Yuan-TecSwin: A text conditioned Diffusion model with Swin-transformer blocks

TL;DR

This work introduces Yuan-TecSwin, a Swin-transformer–based, text-conditioned diffusion model that replaces CNN blocks with hierarchical, non-local processing to better capture long-range semantic relations. It couples TeC-Swin context-conditioned guidance via multi-layer M-CLIP embeddings with an adaptive, staged time-step search to refine the denoising process.
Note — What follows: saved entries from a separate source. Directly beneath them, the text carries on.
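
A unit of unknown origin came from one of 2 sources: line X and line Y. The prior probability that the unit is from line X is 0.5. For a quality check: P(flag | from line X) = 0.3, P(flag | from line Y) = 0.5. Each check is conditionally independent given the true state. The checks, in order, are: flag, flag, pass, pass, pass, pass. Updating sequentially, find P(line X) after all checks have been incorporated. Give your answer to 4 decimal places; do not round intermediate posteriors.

After 'flag': P(line X) = 0.3·0.5000 / (0.3·0.5000 + 0.5·0.5000) ≈ 0.3750
After 'flag': P(line X) = 0.3·0.3750 / (0.3·0.3750 + 0.5·0.6250) ≈ 0.2647
After 'pass': P(line X) = 0.7·0.2647 / (0.7·0.2647 + 0.5·0.7353) ≈ 0.3351
After 'pass': P(line X) = 0.7·0.3351 / (0.7·0.3351 + 0.5·0.6649) ≈ 0.4137
After 'pass': P(line X) = 0.7·0.4137 / (0.7·0.4137 + 0.5·0.5863) ≈ 0.4969
After 'pass': P(line X) = 0.7·0.4969 / (0.7·0.4969 + 0.5·0.5031) ≈ 0.5804

0.5804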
Trained on a massive Chinese multimodal corpus and fine-tuned on human-labeled artworks, it achieves a 64x64 ImageNet FID of 1.37 (state-of-the-art) and strong MS-COCO performance with far fewer parameters than CNN-based rivals, while human evaluators struggle to distinguish generated from real images. The results demonstrate high perceptual realism and effective text alignment, highlighting the potential of Swin-based diffusion for efficient, high-quality text-to-image synthesis in multilingual contexts.

Abstract

Diffusion models have shown remarkable capacity in image synthesis based on their U-shaped architecture and convolutional neural networks (CNN) as basic blocks. The locality of the convolution operation in CNN may limit the model's ability to understand long-range semantic information. To address this issue, we propose Yuan-TecSwin, a text-conditioned diffusion model with Swin-transformer in this work. The Swin-transformer blocks take the place of CNN blocks in the encoder and decoder, to improve the non-local modeling ability in feature extraction and image restoration. The text-image alignment is improved with a well-chosen text encoder, effective utilization of text embedding, and careful design in the incorporation of text condition. Using an adapted time step to search in different diffusion stages, inference performance is further improved by 10%. Yuan-TecSwin achieves the state-of-the-art FID score of 1.37 on ImageNet generation benchmark, without any additional models at different denoising stages. In a side-by-side comparison, we find it difficult for human interviewees to tell the model-generated images from the human-painted ones.

Paper Structure

This paper contains 25 sections, 4 figures, 6 tables, 1 algorithm.

Figures (4)

  • Figure 1: Sample images generated by Yuan-TecSwin.(a) A painting in Chinese-style of a tiger couching in the bush (画一张国画,蹲在草丛中的老虎); (b) Make a painting in Impressionism. Describing the sunrise over the sea. (画一幅印象派油画,描绘了海上日出的场景); (c) A wedding cake with three layers, decorated with roses. (一个三层的婚礼蛋糕,蛋糕上装点着玫瑰花); (d) A classic Chinese painting about a basket of fruits, (一幅中国画,关于一篮子水果); (e) An oil painting of a women with blonde curly hair (画一幅油画,一个女人,长着金色的卷发); (f) This is an photo of living room with green wall. There are two couches in the living room with a tea table in front of them. There are plants on the tea table. (这是一张客厅的照片,客厅的墙是绿色的,摆着两个沙发,沙发前面有一个玻璃茶几,沙发上放着白色和绿色的靠枕,茶几上放着绿色植物); (g) Make an ink and wash painting. Describing the mountains over clouds. (画一幅水墨画,描绘了云雾中的山峦); (h)Corridor interior view of a greenhouse with many flowers planted and sunlight streaming into the greenhouse (一座温室的走廊内景,温室里种了很多花,有阳光照进温室中来); (i) An oil painting of a golden kitty with blue eyes (画一幅油画,一只金色的猫咪,猫咪的眼睛是蓝色的).
  • Figure 2: Images in different styles generated with the same caption. (Yuan-TecSwin finetuned on the artworks dataset mentioned in III.D.
  • Figure 3: The overall architecture of the Swin-transformer Style base model
  • Figure 4: Impact of (a) cond-scale and (b) timestep on FID.